Und als Moldawien dann gar den siebten
Platz schaffte, gab es ein spontanes
Feuerwerk. Und weil man da zwangsläufig
mit den Leuten ins Gespräch kommt und
als reicher Westler natürlich auch
ein paar Runden schmeißen muß,
kann es durchaus sein, daß die
beiden moldawischen Punkte für den
peinlichen deutschen Beitrag auf mein
Konto gehen. Dafür bitte ich hiermit
nachträglich vielmals um
Entschuldigung.
Zur Strafe konnte ich auf dem Rückweg
mein Hotel nicht mehr finden, was aber
nicht an den Lokalrunden lag, sondern an
der Straßenbeleuchtung - oder
vielmehr an ihrem fast vollständigen
Fehlen. Mehrmals lief ich am Hotel vorbei,
und als ich endlich an einem Hauseingang
einen Mann stehen sah und ihn fragte, wo
das "Mesogios" hingekommen sei,
meinte er, das sei hier und ob er mir die
Treppen hinaufhelfen sollte.
Der Kerl hat doch tatsächlich meine
Nachtblindheit, gepaart mit meinem
grandiosen Orientierungssinn, für die
Folge einer moldawischen Weinprobe
gehalten. War er wahrscheinlich von den
russischen Touristen so gewöhnt.
Das Erdbeben von 1940 und die Bomben des
Zweiten Weltkriegs haben das historische
Chisinau komplett zerstört. An das
Schtetl der Juden, die einst ein Drittel
der Einwohnerschaft bildeten, erinnern nur
noch ein paar Straßennamen und eine
verwahrloste Gedenkstätte, und nach
einer dreistündigen Stadtrundfahrt
hat man das Wesentliche gesehen: eine
Kunststadt nach Schachbrettmuster mit ein
paar Betonklötzen im stalinistischen
Prunkstil - und trotzdem eine Stadt mit
Anmut, denn so gut wie keine Straße
ist ohne Baumbestand, meist mächtige
Baumriesen, dazwischen viele kleine Parks
und rundherum ein Waldgürtel.

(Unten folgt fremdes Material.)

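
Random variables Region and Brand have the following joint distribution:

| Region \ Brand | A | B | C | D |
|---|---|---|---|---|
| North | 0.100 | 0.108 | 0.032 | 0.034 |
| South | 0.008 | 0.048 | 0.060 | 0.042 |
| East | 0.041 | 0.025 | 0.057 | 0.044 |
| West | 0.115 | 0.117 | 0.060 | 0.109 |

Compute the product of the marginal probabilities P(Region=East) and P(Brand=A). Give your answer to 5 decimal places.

P(Region=East) = 0.041 + 0.025 + 0.057 + 0.044 = 0.167.
P(Brand=A) = 0.100 + 0.008 + 0.041 + 0.115 = 0.264.
Product: 0.167 × 0.264 = 0.04409.

0.04409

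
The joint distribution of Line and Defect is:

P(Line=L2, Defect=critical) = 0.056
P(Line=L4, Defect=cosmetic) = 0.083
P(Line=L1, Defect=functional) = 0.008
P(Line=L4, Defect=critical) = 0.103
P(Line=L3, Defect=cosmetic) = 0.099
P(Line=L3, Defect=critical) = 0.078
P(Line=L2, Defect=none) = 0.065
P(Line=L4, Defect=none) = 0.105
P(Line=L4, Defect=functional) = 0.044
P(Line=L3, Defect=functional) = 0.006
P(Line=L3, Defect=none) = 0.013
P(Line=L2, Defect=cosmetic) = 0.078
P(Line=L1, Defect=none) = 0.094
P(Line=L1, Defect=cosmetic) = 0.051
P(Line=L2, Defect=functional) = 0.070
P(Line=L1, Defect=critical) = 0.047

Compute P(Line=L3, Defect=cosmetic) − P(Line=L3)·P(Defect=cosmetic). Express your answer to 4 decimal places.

0.0380

P(Line=L3) = 0.013 + 0.099 + 0.006 + 0.078 = 0.196.
P(Defect=cosmetic) = 0.051 + 0.078 + 0.099 + 0.083 = 0.311.
P(Line=L3, Defect=cosmetic) − P(Line=L3)P(Defect=cosmetic) = 0.099 − 0.196×0.311 = 0.0380.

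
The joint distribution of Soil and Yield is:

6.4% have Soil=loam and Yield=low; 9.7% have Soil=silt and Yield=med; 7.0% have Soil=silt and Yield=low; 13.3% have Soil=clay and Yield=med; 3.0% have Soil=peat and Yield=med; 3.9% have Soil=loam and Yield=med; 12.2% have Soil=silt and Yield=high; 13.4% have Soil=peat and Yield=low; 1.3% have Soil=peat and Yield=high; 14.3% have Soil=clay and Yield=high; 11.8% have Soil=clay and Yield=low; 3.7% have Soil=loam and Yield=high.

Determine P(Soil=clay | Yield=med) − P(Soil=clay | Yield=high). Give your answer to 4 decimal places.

P(Yield=med) = 0.039 + 0.133 + 0.097 + 0.030 = 0.299; P(Soil=clay | Yield=med) = 0.133/0.299 = 0.44482.
P(Yield=high) = 0.037 + 0.143 + 0.122 + 0.013 = 0.315; P(Soil=clay | Yield=high) = 0.143/0.315 = 0.45397.
Difference = -0.0092.

-0.0092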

Keine
Großstadt Europas ist so üppig
grün durchsetzt, sogar die
Plattenbau-Gebirge der Vorstädte
wirken dadurch erträglich.
Falls jemand einwendet, daß Bäume
allein aus einer sozialistischen Betonwüste
keinen Lustgarten machen können: Na
schön, es sind nicht nur die Bäume.
Es sind auch die Frauen. Jeder Straßenblock
enthält mindestens einen
Friseurladen, und hochhackige Schuhe
scheinen amtliche Vorschrift zu sein.
Und weil die Gehwege meist löchrig
sind, gehen die Frauen nicht, sondern
stolzieren und tänzeln. Jeder
Spaziergang wird so zu einer privaten
Modenschau, denn wie man das von Bukarest
bis Odessa gewohnt ist, verläßt
auch in Chisinau keine Frau das Haus, ohne
sich nach dem Stand der Kunst "aufzubrezeln"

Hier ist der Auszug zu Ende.